In reply to alfadriver:

The goal was to establish the minimum acceptable size opening that would allow the engine to cool itself without the electric fan. These past few days provided the worst case scenario with ambient temps in the 80's and 90's. This is the finial modification to the panel.

During the experiments, I manually turned on the cooling fan whenever the temperature alarm started beeping. The alarm was set for 215F. During the hottest part of the day on Saturday the alarm went off a number of times and I switched on the fan for a min or two. During the cooler part of the evening the alarm never went off.

At this point I'll need to modify the megasquirt harness for fan control and I'll set the limit for 212F. This should keep the fan from turning on unless absolutely necessary.

Stay tuned!

Opti
Opti HalfDork
6/12/16 11:09 p.m.

Ive read some interesting stuff on bellmouths and inlet and exhaust shapes/cuts and how they can have a huge effect on flow. You may be able to use a smaller opening to acheive the same flow by shaping behind the plate.

Just an idea.

Zomby Woof
Zomby Woof PowerDork
6/13/16 8:03 a.m.

I saw the post about fiddling with the cam timing, but didn't see what the results were. We've had a Metro MPG project for the last number of years and picked up some decent results running more compression, less duration, and advancing the cam. 108 degree intake centerline seems to be the sweet spot for us, and we regularly see 65 (US) MPG. Aero is huge, and in our case, mirrors make significant difference.

Zomby Woof
Zomby Woof PowerDork
6/13/16 8:08 a.m.

2002maniac
2002maniac Dork
6/13/16 10:33 a.m.

Where did those mirrors come from?

Zomby Woof
Zomby Woof PowerDork
6/13/16 5:06 p.m.

Mirror. There's a mirror delete plate (gold to a Metro - head) on the other side.
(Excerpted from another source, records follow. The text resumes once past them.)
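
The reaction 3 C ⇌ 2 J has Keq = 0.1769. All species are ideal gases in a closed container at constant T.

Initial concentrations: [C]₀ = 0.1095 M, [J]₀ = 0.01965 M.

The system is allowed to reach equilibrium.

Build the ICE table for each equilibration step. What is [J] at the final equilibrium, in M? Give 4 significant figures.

[J]_eq = 0.0163 M

Q₀ = 0.2941 vs Keq = 0.1769 ⇒ Q>K, reverse
Step 1:
                    C           J
  Initial      0.1095     0.01965
  Change     0.005024   -0.003349
  Equil        0.1145      0.0163
  solve Keq expr → x = -0.001675; check Q = 0.1769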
Stock Metro/Firefly/Sprint.

DaewooOfDeath
DaewooOfDeath SuperDork
6/13/16 7:20 p.m.

If Alfa is right about there being turbulent flow behind the block off plate, I wonder if you might explore using velocity stacks to straighten flow to the radiator.

Edit, I just realized I'm talking out of my ass. Don't listen to me.

Doc Brown
Doc Brown Dork
6/13/16 7:40 p.m.

In reply to Zomby Woof:

I'm a complete moron when it comes to the cam timing. I fiddle with the timing back and forth looking for a sweet spot, apparently never happy.

I'm not sure I can do much about the duration, but you reckon I should be focused on advancing the timing?

Zomby Woof
Zomby Woof PowerDork
6/15/16 6:20 p.m.

I would. Increase cylinder pressure. Without knowing where it's phased, it's hard to say, but about 4 to 6 (crank) degrees will put you in the range

Tell me about the stock cam, what is it? Rockers, roller, hydraulic?. I might be able to do something.

Doc Brown
Doc Brown Dork
6/15/16 9:52 p.m.

In reply to Zomby Woof:

The camshaft is a roller from a 94 Aspire.

I switched over to the roller cam a few years ago. The original cam was a non roller and apparently set up for EGR effect. I'm not sure if switching to the roller cam made any difference but it seemed like a good idea.

stafford1500
stafford1500 Reader
6/16/16 7:26 a.m.

Doc, Once you sort out your minimum opening for the grille block off, look at the effective percentage of open area to total original open area. You should be able to get more consistent cooling by spreading the open area across the entire original opening by using lots more smaller holes (based on the percent open area calculated above). The increased spread of the open area will help with the turbulence/recirculation mentioned in posts above.
perforated sheet
If you get really crazy why not use your new temp buzzer output to drive a small motor that opens an adjustable grille system.
I have a little time with cooling and aero, so PM me if you have questions.

2002maniac
2002maniac Dork
6/16/16 11:39 a.m.
stafford1500 wrote: If you get really crazy why not use your new temp buzzer output to drive a small motor that opens an adjustable grille system.

IF? I think the Doc has passed that crazy level long ago.

Doc Brown
Doc Brown Dork
6/16/16 9:13 p.m.
2002maniac wrote:
stafford1500 wrote: If you get really crazy why not use your new temp buzzer output to drive a small motor that opens an adjustable grille system.
IF? I think the Doc has passed that crazy level long ago.